Alan Reynolds

"We will not quit now or ever," said Howard Dean after the Iowa caucuses. He initially repeated that message after getting another pathetic 18 percent vote in Wisconsin, then he quickly redefined the meaning of "quit." He will quit running for president, but will not quit soliciting contributions on behalf of some "movement" that remains undefined, except as a personal ego trip.

Dean uses political labels with abandon, except when it comes to himself. He refers to President Bush as a "dangerous radical" with a "right-wing agenda." It follows that he does not consider himself radical or right-wing. But neither will he acknowledge being even slightly liberal or left. When he says he represents "the Democratic wing of the Democratic Party," however, his fans do not appear to take that to mean the center.

Dean prefers to market himself as a "fiscal conservative." Fiscal conservative has come to mean someone who is eager to raise taxes frequently and aggressively in order to finance any and all spending schemes. Whenever there is a choice to be made between more money for taxpayers or more money for government agencies, Dean can be counted on to claim it is "right" and "fair," to favor those feeding at the government trough. He complains that "wealth is taxed less" than labor, yet he advocates higher taxes on labor, too.

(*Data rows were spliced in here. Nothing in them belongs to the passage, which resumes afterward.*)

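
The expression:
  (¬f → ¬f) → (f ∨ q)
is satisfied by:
  {q: True, f: True}
  {q: True, f: False}
  {f: True, q: False}


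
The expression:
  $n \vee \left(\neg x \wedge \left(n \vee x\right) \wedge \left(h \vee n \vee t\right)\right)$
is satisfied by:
  {n: True}


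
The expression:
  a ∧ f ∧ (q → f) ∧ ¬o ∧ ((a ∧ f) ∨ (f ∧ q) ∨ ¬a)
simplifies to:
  a ∧ f ∧ ¬o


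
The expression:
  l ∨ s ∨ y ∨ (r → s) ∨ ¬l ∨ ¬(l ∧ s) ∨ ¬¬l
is always true.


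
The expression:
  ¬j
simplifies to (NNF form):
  ¬j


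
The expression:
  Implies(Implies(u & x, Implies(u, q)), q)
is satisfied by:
  {q: True, u: True, x: True}
  {q: True, u: True, x: False}
  {q: True, x: True, u: False}
  {q: True, x: False, u: False}
  {u: True, x: True, q: False}


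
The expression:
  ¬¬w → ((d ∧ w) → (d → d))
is always true.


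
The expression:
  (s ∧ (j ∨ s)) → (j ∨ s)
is always true.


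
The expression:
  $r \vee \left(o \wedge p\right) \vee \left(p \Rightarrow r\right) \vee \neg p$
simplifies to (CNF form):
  $o \vee r \vee \neg p$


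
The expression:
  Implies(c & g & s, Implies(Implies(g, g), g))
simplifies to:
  True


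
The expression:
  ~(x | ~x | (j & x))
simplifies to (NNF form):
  False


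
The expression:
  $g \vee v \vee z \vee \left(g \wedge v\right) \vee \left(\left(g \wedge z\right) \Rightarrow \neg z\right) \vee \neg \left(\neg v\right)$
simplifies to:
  $\text{True}$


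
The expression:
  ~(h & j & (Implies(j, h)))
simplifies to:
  ~h | ~j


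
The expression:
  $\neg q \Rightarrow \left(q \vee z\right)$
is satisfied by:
  {q: True, z: True}
  {q: True, z: False}
  {z: True, q: False}


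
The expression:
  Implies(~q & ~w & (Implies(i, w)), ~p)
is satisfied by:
  {i: True, q: True, w: True, p: False}
  {i: True, q: True, p: False, w: False}
  {i: True, w: True, p: False, q: False}
  {i: True, p: False, w: False, q: False}
  {q: True, w: True, p: False, i: False}
  {q: True, p: False, w: False, i: False}
  {w: True, q: False, p: False, i: False}
  {q: False, p: False, w: False, i: False}
  {q: True, i: True, p: True, w: True}
  {q: True, i: True, p: True, w: False}
  {i: True, p: True, w: True, q: False}
  {i: True, p: True, q: False, w: False}
  {w: True, p: True, q: True, i: False}
  {p: True, q: True, i: False, w: False}
  {p: True, w: True, i: False, q: False}


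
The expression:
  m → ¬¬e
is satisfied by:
  {e: True, m: False}
  {m: False, e: False}
  {m: True, e: True}


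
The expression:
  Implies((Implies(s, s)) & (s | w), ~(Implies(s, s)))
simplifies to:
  ~s & ~w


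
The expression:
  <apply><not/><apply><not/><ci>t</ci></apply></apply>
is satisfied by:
  {t: True}


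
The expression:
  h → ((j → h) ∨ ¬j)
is always true.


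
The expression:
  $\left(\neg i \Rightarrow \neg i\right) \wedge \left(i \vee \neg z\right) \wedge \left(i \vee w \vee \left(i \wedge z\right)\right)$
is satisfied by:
  {i: True, w: True, z: False}
  {i: True, z: False, w: False}
  {i: True, w: True, z: True}
  {i: True, z: True, w: False}
  {w: True, z: False, i: False}


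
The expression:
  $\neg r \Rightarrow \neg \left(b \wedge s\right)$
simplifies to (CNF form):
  $r \vee \neg b \vee \neg s$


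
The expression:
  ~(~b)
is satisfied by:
  {b: True}


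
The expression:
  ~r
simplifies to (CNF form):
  ~r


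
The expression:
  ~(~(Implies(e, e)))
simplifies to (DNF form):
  True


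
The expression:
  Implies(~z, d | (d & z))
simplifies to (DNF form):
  d | z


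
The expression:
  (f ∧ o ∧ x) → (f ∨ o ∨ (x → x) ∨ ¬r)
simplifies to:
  True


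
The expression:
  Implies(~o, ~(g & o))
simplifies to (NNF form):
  True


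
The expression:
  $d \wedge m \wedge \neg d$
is never true.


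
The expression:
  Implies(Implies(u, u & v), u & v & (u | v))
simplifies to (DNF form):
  u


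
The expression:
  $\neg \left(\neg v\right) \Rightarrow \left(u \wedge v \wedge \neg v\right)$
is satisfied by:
  {v: False}


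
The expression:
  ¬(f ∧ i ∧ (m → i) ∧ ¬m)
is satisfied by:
  {m: True, i: False, f: False}
  {m: False, i: False, f: False}
  {f: True, m: True, i: False}
  {f: True, m: False, i: False}
  {i: True, m: True, f: False}
  {i: True, m: False, f: False}
  {i: True, f: True, m: True}


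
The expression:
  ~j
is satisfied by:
  {j: False}


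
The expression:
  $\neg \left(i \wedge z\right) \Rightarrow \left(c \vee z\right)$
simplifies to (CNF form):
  $c \vee z$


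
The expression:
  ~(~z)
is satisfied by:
  {z: True}


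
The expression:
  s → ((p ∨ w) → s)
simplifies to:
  True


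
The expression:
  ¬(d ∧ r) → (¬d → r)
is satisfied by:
  {r: True, d: True}
  {r: True, d: False}
  {d: True, r: False}


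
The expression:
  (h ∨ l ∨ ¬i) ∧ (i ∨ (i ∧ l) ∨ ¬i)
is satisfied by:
  {l: True, h: True, i: False}
  {l: True, h: False, i: False}
  {h: True, l: False, i: False}
  {l: False, h: False, i: False}
  {i: True, l: True, h: True}
  {i: True, l: True, h: False}
  {i: True, h: True, l: False}


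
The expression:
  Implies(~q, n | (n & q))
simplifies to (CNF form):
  n | q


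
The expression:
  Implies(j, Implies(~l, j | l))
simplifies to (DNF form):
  True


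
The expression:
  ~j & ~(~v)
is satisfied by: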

If questioned about his unlimited affection for the IRS, this populist patrician claims to "stand up for what is right and not what is popular." This is a typically arrogant comment (as if he alone knows what is right), and one that is profoundly elitist (as if popular opinion must be stupid).

The closest Dean ever came to offering a concrete policy platform was a slim pamphlet that stole Tom Paine's title, "Common Sense," to defend what Paine opposed -- namely, omnipotent government. Dean's version expands on past promises to put a chicken in every pot: "Health insurance, prescription drugs and higher education can be ... affordable for everyone." Cadillacs and caviar can also be affordable for everyone, but only if taxpayers want to subsidize them.

Dean began his concession speech by saying his goal had been to make America more like Vermont. That is, he would have liked to see everyone poorer and more horribly overtaxed. In 2002, Vermont's per capita income was below the national average at only $29,567, compared with $34,334 in New Hampshire. Vermont incomes look even worse after taxes. Vermont's income tax ranges from 3.6 percent to 9.5 percent, with a 7.2 percent tax on taxable income above $27,950. New Hampshire doesn't tax individual income at all, aside from a 5 percent tax on interest and dividends. Vermont has a 5 percent sales tax, New Hampshire has none.